The goal is to bring touch to the digital world by having the mind perceive a flat surface as having texture and shape. Your touch screen will touch you back.

1Body Swapping

In 2008, Swedish scientists designed experiments that convinced participants that they had swapped bodies with other humans or with mannequins. By having their brains manipulated through the use of touch, the participants experienced the illusion of being inside someone else’s body, even if the body was of the opposite sex.

In one experiment, two cameras were placed on the head of a dummy where human eyes would have been located.

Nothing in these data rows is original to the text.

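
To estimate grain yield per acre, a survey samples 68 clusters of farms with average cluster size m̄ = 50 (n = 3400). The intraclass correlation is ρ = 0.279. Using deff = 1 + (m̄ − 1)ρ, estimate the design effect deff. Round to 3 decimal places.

14.671

deff = 1 + (50 − 1)·0.279 = 1 + 13.671 = 14.671.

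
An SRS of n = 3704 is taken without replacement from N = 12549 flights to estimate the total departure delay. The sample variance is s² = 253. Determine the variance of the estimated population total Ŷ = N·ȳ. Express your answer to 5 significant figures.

7.5815 × 10^6

Var(Ŷ) = N²·Var(ȳ) = N²·(1 − n/N)·s²/n.
f = 3704/12549 = 0.29516296; Var(ȳ) = 0.70483704·253/3704 = 0.048143567.
Var(Ŷ) = 12549² · 0.048143567 = 7.5815238 × 10^6.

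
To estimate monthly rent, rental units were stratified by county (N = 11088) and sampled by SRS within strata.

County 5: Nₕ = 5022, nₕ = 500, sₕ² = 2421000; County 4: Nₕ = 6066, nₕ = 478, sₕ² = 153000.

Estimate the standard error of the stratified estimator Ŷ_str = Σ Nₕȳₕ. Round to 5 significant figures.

347580

Var(Ŷ_str) = Σₕ Nₕ²(1 − fₕ)sₕ²/nₕ.
County 5: 5022²·(1 − 500/5022)·2421000/500 = 1.0995932 × 10^11.
County 4: 6066²·(1 − 478/6066)·153000/478 = 1.0849815 × 10^10.
Sum = 1.2080914 × 10^11.
SE = √(1.2080914 × 10^11) = 347580.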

Then the human participant was fitted with virtual reality goggles that connected to the cameras on the dummy. The human saw what the dummy saw. So if the human participant and the dummy looked down at the same time, the human would see the dummy’s body as though he were seeing his own body.

Then the researcher used two sticks to simultaneously stroke the human’s and the dummy’s stomachs. Although the human participant couldn’t see his own body, he felt his stomach being stroked while watching the dummy’s stomach being stroked through the virtual-reality goggles. For the human, this created the strong illusion that the mannequin’s body actually belonged to the human participant.

The scientists concluded that the effect was real when they scared the participants into believing their swapped bodies were about to be slashed with a real knife. Even though it was the mannequin’s body that was about to be attacked, the participants exhibited stress reactions such as sweating. It was unclear what would have happened to a person’s psyche and sense of body ownership if the experiment had been continued for a prolonged period of time.

“This shows how easy it is to change the brain’s perception of the physical self,” said Henrik Ehrsson, who led the project. “By manipulating sensory impressions, it’s possible to fool the self not only out of its body but into other bodies, too.”

As much as body swapping may have sounded like science fiction, even to the researchers themselves in 2008, real head transplants (or body transplants depending on your point of view) are being contemplated in the present day.